What is your opinion on horror games?
I played Until Dawn years ago – loved it – and I just found out that they’re making a movie with the same name.
But the plot and the characters are completely different, the only connection is that there’s a bunch of teenagers out in the woods.
The game tackled mental illness and native American legends. Sure, it was kitschy and cliché, but it was by design and it worked.
The movie appears to be your standard slasher (boring) with the twist of some magical clock that resets everything every 24 hours – so you’ll probably get to see the teenagers brutally murdered several times.
I can’t fully express the depths of my disappointment.
Love ’em. The gorier and weirder the better. I love how it can be used as an allegory — most of the most thoughtful, enduring narratives and subnarratives I’ve seen in gaming come from games I’d broadly class as horror — and I love it even when it’s gross slasher fun. In fact, I’d bet that my adoration of the survival genre sprang largely from survival horror and the last-man-standing versions of that genre in particular.
However, some of the additional tropes that frequently pop up really weird me out. Like, in 7 Days to Die, there is a jiggle-physics-ed out Stripper zombie. And I’m currently playing Sons of the Forest, wherein a kind mutant who used to be named Virginia with three legs and three arms wears a leotard which is see-through when it rains.

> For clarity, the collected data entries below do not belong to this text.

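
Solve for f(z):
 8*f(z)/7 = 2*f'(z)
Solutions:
 f(z) = C1*exp(4*z/7)


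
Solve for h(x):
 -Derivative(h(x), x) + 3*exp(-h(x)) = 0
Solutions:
 h(x) = log(C1 + 3*x)


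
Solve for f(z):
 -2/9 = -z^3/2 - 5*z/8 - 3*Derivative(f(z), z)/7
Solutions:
 f(z) = C1 - 7*z^4/24 - 35*z^2/48 + 14*z/27


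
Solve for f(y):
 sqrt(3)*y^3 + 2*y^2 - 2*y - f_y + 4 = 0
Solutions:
 f(y) = C1 + sqrt(3)*y^4/4 + 2*y^3/3 - y^2 + 4*y


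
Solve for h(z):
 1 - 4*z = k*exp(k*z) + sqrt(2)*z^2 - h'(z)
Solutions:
 h(z) = C1 + sqrt(2)*z^3/3 + 2*z^2 - z + exp(k*z)


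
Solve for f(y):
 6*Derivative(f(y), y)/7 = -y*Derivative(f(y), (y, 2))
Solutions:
 f(y) = C1 + C2*y^(1/7)


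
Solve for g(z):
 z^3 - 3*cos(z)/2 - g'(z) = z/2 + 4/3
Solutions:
 g(z) = C1 + z^4/4 - z^2/4 - 4*z/3 - 3*sin(z)/2


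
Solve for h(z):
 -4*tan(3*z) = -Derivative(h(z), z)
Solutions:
 h(z) = C1 - 4*log(cos(3*z))/3


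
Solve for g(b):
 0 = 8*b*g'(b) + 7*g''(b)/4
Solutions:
 g(b) = C1 + C2*erf(4*sqrt(7)*b/7)


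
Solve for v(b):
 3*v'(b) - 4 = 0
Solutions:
 v(b) = C1 + 4*b/3


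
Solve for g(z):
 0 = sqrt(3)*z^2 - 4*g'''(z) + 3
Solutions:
 g(z) = C1 + C2*z + C3*z^2 + sqrt(3)*z^5/240 + z^3/8


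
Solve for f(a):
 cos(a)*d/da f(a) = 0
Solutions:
 f(a) = C1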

I understand that there’s something inherently hedonistic about this level of violence, but it really takes me out of the catharsis of beating zombies to death with a 9-iron when I’m being asked to want to smooch the zombie, too.
Not to yuck anybody’s yum, but the actual splattering violent gore isn’t the disturbing part about that scenario.
Steam says I’ve played Metaphor for 102 hours, but my in game save says 86 hours. Is there a discrepancy between how Steam tracks playtime, or did I really lose 16 hours of play time because of deaths?
So, an oddity of Steam is that, whenever the client is open, it clocks that as playtime. When you’re screwing with settings, if you boot it up and go to grab a snack while it’s on the main menu, if you pause it and walk away to use the bathroom or do laundry (or if you can’t find a save point so you pause it for a lengthy period of time), that all counts toward your playing metrics on Steam. I’d say that’s probably a more likely explanation for it, as opposed to you just dying a lot.
I will say I kinda wonder if game devs want to find a way to check on me, because I’ll frequently pause and just go to bed or whatever to keep my spot, to the extent that it looks like I’m playing for 20+ hours a day. They’re probably used to that, though.